Absolutely! You just need to know how. I can help.
If you’re considering adding open shelving to your kitchen, think about the location of shelving very carefully. It can’t be anywhere near the stove unless you want your fresh dishes to be covered with grease on a regular basis. You also don’t want it near the baking counter (flour dust anyone?). Near the sink, next to the fridge, or near a window are good spots for open shelving.
Before you take a sledgehammer to your cabinetry, think about what’s behind them. If you opt to take down your current cabinets to install open shelving, you’ve got a whole new wall to deal with. That wall is likely not painted, not textured, which will require more time, but is doable.
An easier way is to use your current kitchen cabinets to create open shelving. This eliminates the need for demolition, construction, and painting. You can complete the entire transformation in an afternoon and if you hate it, you can just put the door back on and no one will ever know.

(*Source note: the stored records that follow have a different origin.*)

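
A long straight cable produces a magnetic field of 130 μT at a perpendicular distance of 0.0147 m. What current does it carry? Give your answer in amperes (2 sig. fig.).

I ≈ 9.6 A

For a long straight wire B = μ₀I/(2πd), so I = 2πdB/μ₀.
I = 2π × 0.0147 × 1.30×10⁻⁴ / (4π×10⁻⁷) = 9.55 A.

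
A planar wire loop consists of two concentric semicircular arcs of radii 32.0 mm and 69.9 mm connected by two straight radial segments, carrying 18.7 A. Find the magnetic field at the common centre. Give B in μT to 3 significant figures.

B ≈ 99.5 μT

The radial connectors point toward the centre, so dl × r̂ = 0 and they contribute nothing.
Each semicircle gives μ₀I/(4R): inner arc 1.84×10⁻⁴ T, outer arc 8.40×10⁻⁵ T.
The two arcs carry current in opposite angular senses, so their fields oppose: B = |1.84×10⁻⁴ − 8.40×10⁻⁵| = 9.95×10⁻⁵ T.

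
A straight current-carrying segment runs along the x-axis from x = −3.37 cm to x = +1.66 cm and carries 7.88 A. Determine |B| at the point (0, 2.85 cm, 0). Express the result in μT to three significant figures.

B ≈ 35.0 μT

For a finite straight segment, B = (μ₀I/4πd)(sinθ₁ + sinθ₂), where θ₁, θ₂ are the angles from the perpendicular to each end.
The perpendicular distance is d = 0.0285 m; the end-offsets along the wire are a = 0.0337 m and b = 0.0166 m.
sinθ₁ = 0.0337/√(0.0337²+0.0285²) = 0.7636; sinθ₂ = 0.0166/√(0.0166²+0.0285²) = 0.5033.
B = (4π×10⁻⁷ × 7.88) / (4π × 0.0285) × (0.7636 + 0.5033) = 3.50×10⁻⁵ T.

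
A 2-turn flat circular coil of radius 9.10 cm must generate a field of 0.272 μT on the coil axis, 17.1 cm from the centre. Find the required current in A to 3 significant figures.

I ≈ 0.190 A

For an N-turn coil, B = Nμ₀IR²/[2(R²+z²)^(3/2)] with R = 0.091 m, z = 0.171 m, so I = 2B(R²+z²)^(3/2)/(Nμ₀R²) = 2 × 2.72×10⁻⁷ × 7.27×10⁻³ / (2 × 4π×10⁻⁷ × 0.008281) = 0.190 A.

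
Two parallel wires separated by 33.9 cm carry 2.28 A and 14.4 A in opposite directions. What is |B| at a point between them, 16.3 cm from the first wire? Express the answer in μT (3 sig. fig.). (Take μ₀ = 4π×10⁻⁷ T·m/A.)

B ≈ 19.2 μT

Each long wire gives B = μ₀I/(2πd). Distances are d₁ = 0.163 m and d₂ = 0.176 m.
B₁ = 2.80×10⁻⁶ T, B₂ = 1.64×10⁻⁵ T.
Between antiparallel currents both contributions point the same way, so they add. B = B₁ + B₂ = 2.80×10⁻⁶ + 1.64×10⁻⁵ = 1.92×10⁻⁵ T.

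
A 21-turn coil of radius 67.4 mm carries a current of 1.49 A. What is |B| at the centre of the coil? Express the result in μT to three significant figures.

For an N-turn flat coil, B = Nμ₀I/(2R) with R = 0.0674 m.
B = 21 × 1.39×10⁻⁵ T = 2.92×10⁻⁴ T.

B ≈ 292 μT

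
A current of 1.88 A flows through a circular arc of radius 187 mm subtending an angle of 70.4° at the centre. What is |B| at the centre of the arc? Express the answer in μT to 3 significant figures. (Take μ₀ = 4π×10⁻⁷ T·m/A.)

B ≈ 1.24 μT

The Biot–Savart field of a circular arc at its centre is B = μ₀Iφ/(4πR), with φ = 1.229 rad.
B = (4π×10⁻⁷ × 1.88 × 1.229) / (4π × 0.187) = 1.24×10⁻⁶ T.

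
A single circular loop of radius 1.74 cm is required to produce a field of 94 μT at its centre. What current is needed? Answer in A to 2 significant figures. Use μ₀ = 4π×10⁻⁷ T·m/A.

I ≈ 2.6 A

At the centre of a circular loop B = μ₀I/(2R), so I = 2RB/μ₀.
With R = 0.0174 m, I = 2 × 0.0174 × 9.40×10⁻⁵ / (4π×10⁻⁷) = 2.60 A.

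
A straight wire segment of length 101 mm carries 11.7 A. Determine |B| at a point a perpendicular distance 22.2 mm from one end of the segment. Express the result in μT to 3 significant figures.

B ≈ 51.5 μT

For a finite straight segment, B = (μ₀I/4πd)(sinθ₁ + sinθ₂), where θ₁, θ₂ are the angles from the perpendicular to each end.
The perpendicular foot is at one end, so the two end-offsets along the wire are 0 and L = 0.101 m.
sinθ₁ = 0/√(0²+0.0222²) = 0.0000; sinθ₂ = 0.101/√(0.101²+0.0222²) = 0.9767.
B = (4π×10⁻⁷ × 11.7) / (4π × 0.0222) × (0.0000 + 0.9767) = 5.15×10⁻⁵ T.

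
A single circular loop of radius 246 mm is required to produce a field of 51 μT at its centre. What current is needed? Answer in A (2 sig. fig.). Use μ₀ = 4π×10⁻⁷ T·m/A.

I ≈ 20 A

At the centre of a circular loop B = μ₀I/(2R), so I = 2RB/μ₀.
With R = 0.246 m, I = 2 × 0.246 × 5.10×10⁻⁵ / (4π×10⁻⁷) = 20.0 A.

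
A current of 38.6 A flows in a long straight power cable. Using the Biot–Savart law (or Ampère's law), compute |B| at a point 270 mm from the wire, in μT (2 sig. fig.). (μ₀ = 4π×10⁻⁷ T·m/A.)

B ≈ 29 μT

For an infinitely long straight wire, B = μ₀I/(2πd).
B = (4π×10⁻⁷ × 38.6) / (2π × 0.27) = 2.86×10⁻⁵ T.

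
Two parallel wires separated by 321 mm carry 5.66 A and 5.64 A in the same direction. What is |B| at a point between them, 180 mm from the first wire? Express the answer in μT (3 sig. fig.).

B ≈ 1.71 μT

Each long wire gives B = μ₀I/(2πd). Distances are d₁ = 0.18 m and d₂ = 0.141 m.
B₁ = 6.29×10⁻⁶ T, B₂ = 8.00×10⁻⁶ T.
Between parallel currents the two contributions point in opposite directions, so they subtract. B = |B₁ − B₂| = |6.29×10⁻⁶ − 8.00×10⁻⁶| = 1.71×10⁻⁶ T.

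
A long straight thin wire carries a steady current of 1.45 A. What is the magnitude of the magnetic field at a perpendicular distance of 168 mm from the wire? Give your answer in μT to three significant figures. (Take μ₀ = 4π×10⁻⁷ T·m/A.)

For an infinitely long straight wire, B = μ₀I/(2πd).
B = (4π×10⁻⁷ × 1.45) / (2π × 0.168) = 1.73×10⁻⁶ T.

B ≈ 1.73 μT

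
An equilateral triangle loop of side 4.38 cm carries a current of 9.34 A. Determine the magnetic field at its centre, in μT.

B ≈ 384 μT

Each side is a finite straight segment at perpendicular distance d = a/(2 tan(π/3)) = 0.01264 m from the centre, with end-angles ±π/3.
One side contributes B₁ = (μ₀I/4πd)·2 sin(π/3) = 1.28×10⁻⁴ T.
All 3 sides add in the same direction: B = 3 × 1.28×10⁻⁴ = 3.84×10⁻⁴ T.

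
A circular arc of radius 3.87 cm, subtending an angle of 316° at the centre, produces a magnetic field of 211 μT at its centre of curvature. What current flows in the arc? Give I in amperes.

For a circular arc, B = μ₀Iφ/(4πR) with φ in radians; here φ = 5.515 rad.
So I = 4πRB/(μ₀φ) = 4π × 0.0387 × 2.11×10⁻⁴ / (4π×10⁻⁷ × 5.515) = 14.8 A.

I ≈ 14.8 A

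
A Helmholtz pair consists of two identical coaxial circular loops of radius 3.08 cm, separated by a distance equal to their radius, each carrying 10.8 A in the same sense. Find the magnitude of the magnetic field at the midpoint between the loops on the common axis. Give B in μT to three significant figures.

B ≈ 315 μT

Each loop contributes B = μ₀IR²/[2(R²+z²)^(3/2)] on the axis, with z measured from that loop.
Loop 1 (z = 0.0154 m): B₁ = 1.58×10⁻⁴ T. Loop 2 (z = 0.0154 m): B₂ = 1.58×10⁻⁴ T.
The fields add: B = B₁ + B₂ = 3.15×10⁻⁴ T.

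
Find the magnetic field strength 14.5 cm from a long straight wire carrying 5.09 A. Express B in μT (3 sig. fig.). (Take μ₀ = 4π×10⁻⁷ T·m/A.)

For an infinitely long straight wire, B = μ₀I/(2πd).
B = (4π×10⁻⁷ × 5.09) / (2π × 0.145) = 7.02×10⁻⁶ T.

B ≈ 7.02 μT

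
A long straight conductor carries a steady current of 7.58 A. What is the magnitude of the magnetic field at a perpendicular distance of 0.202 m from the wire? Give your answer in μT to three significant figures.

For an infinitely long straight wire, B = μ₀I/(2πd).
B = (4π×10⁻⁷ × 7.58) / (2π × 0.202) = 7.50×10⁻⁶ T.

B ≈ 7.50 μT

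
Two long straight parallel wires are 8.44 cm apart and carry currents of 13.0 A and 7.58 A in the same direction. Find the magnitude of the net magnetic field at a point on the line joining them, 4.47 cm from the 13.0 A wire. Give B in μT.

Each long wire gives B = μ₀I/(2πd). Distances are d₁ = 0.0447 m and d₂ = 0.0397 m.
B₁ = 5.82×10⁻⁵ T, B₂ = 3.82×10⁻⁵ T.
Between parallel currents the two contributions point in opposite directions, so they subtract. B = |B₁ − B₂| = |5.82×10⁻⁵ − 3.82×10⁻⁵| = 2.00×10⁻⁵ T.

B ≈ 20.0 μT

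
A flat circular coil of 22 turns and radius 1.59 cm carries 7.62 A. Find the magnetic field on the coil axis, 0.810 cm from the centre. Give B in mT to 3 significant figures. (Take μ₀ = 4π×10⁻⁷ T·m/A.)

B ≈ 4.69 mT

For an N-turn flat coil, B = Nμ₀IR²/[2(R²+z²)^(3/2)] with R = 0.0159 m, z = 0.0081 m.
B = 22 × 2.13×10⁻⁴ T = 4.69×10⁻³ T.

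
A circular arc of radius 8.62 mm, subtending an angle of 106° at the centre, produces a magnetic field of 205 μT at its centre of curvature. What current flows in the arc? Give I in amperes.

For a circular arc, B = μ₀Iφ/(4πR) with φ in radians; here φ = 1.85 rad.
So I = 4πRB/(μ₀φ) = 4π × 0.00862 × 2.05×10⁻⁴ / (4π×10⁻⁷ × 1.85) = 9.55 A.

I ≈ 9.55 A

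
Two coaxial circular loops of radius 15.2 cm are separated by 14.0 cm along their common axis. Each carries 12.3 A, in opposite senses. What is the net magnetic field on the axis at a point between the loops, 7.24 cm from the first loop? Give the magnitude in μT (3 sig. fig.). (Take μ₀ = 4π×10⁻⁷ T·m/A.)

B ≈ 1.37 μT

Each loop contributes B = μ₀IR²/[2(R²+z²)^(3/2)] on the axis, with z measured from that loop.
Loop 1 (z = 0.0724 m): B₁ = 3.74×10⁻⁵ T. Loop 2 (z = 0.0676 m): B₂ = 3.88×10⁻⁵ T.
The fields oppose: B = |B₁ − B₂| = 1.37×10⁻⁶ T.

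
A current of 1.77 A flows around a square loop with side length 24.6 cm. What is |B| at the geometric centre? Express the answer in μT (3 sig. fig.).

B ≈ 8.14 μT

Each side is a finite straight segment at perpendicular distance d = a/(2 tan(π/4)) = 0.123 m from the centre, with end-angles ±π/4.
One side contributes B₁ = (μ₀I/4πd)·2 sin(π/4) = 2.04×10⁻⁶ T.
All 4 sides add in the same direction: B = 4 × 2.04×10⁻⁶ = 8.14×10⁻⁶ T.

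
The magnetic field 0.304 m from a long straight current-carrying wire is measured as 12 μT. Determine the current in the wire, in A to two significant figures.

For a long straight wire B = μ₀I/(2πd), so I = 2πdB/μ₀.
I = 2π × 0.304 × 1.20×10⁻⁵ / (4π×10⁻⁷) = 18.2 A.

I ≈ 18 A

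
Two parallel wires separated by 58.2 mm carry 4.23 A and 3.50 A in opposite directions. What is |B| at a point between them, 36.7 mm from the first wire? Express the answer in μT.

Each long wire gives B = μ₀I/(2πd). Distances are d₁ = 0.0367 m and d₂ = 0.0215 m.
B₁ = 2.31×10⁻⁵ T, B₂ = 3.26×10⁻⁵ T.
Between antiparallel currents both contributions point the same way, so they add. B = B₁ + B₂ = 2.31×10⁻⁵ + 3.26×10⁻⁵ = 5.56×10⁻⁵ T.

B ≈ 55.6 μT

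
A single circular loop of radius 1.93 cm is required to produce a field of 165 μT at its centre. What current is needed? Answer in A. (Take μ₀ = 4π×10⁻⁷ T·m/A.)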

Start by taking the doors off your cabinets. Fill in the hinge holes with wood filler and sand them smooth. You could stop here and call it good. This allows you to experiment with open shelving without fully committing, and it can still look beautiful.
These cabinets simply have no doors and a fresh coat of paint, but it gives the entire kitchen a whole new look. Leaving the middle piece allows you to put the doors back on and return the kitchen to its original state anytime you change your mind.
However, if you want true unencumbered shelving, that middle piece has gotta go. It’s not structurally critical, so you can get rid of it without worrying that the entire cabinet is going to collapse. Just use a simple hand saw to cut the middle piece out, you don’t even need a power tool. If you encounter giant staples along the way, you might need some pliers and a little muscle, but keep at it and you’ll be happy you did. Once the middle piece is gone, whala! You now have open shelving!
What a difference that middle piece makes! This looks like professional custom cabinetry. No one will believe you did it yourself over the weekend.
Now give your shelving a pop of color with a fresh coat of paint. You can paint the entire inside of the cabinet, or keep things simple and just paint the back. You can also use contact paper, wallpaper, wall tiles, or even a simple vinyl design to add some style.
Another option is to only take the doors off of half the cabinet space. This gives you the concept of open shelving without a full kitchen open to public view. If you’re nervous about keeping your open space tidy, this might be a good option for you. Good luck on your open shelving project!